The research also suggests that in design of artificial devices that carry
out this reaction, sustaining a similar hydrogen-bonding network may be
important. The stabilizing effect of trehalose discovered by Polander and Barry
may also be important.
Beyond the importance of understanding the photosynthetic process, the work
could lead to new techniques for producing hydrogen and oxygen using sunlight.
One possibility would be to add a biomimetic photocatalytic process to a photovoltaic
system producing electricity from the sun.
“In terms of providing new sources of energy, we still have lessons to learn
from plants about how they carry out these critical processes,” Barry said. “It
would be a great advance for the planet to have new, sustainable, and
inexpensive processes to carry out this reaction.”

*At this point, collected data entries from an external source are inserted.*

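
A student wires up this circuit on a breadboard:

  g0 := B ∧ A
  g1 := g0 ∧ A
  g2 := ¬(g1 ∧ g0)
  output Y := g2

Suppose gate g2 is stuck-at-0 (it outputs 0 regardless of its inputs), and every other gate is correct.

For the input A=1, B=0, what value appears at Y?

Propagate with g2 forced: g0=0, g1=0, g2=0 [stuck-at-0].
So Y = 0. (Without the fault it would be 1.)

0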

Ultimately, she hopes the full water oxidizing cycle can be explored and
potentially harnessed or imitated for oxygen and energy production.
“We are only looking at a single part of the overall reaction now, but we
would like to study the entire cycle, in which oxygen is produced, to see how
the interactions in the water network change and how the interactions with the
protein change,” Barry said. “The work is another step in understanding how
plants carry out this amazing series of photosynthetic reactions.”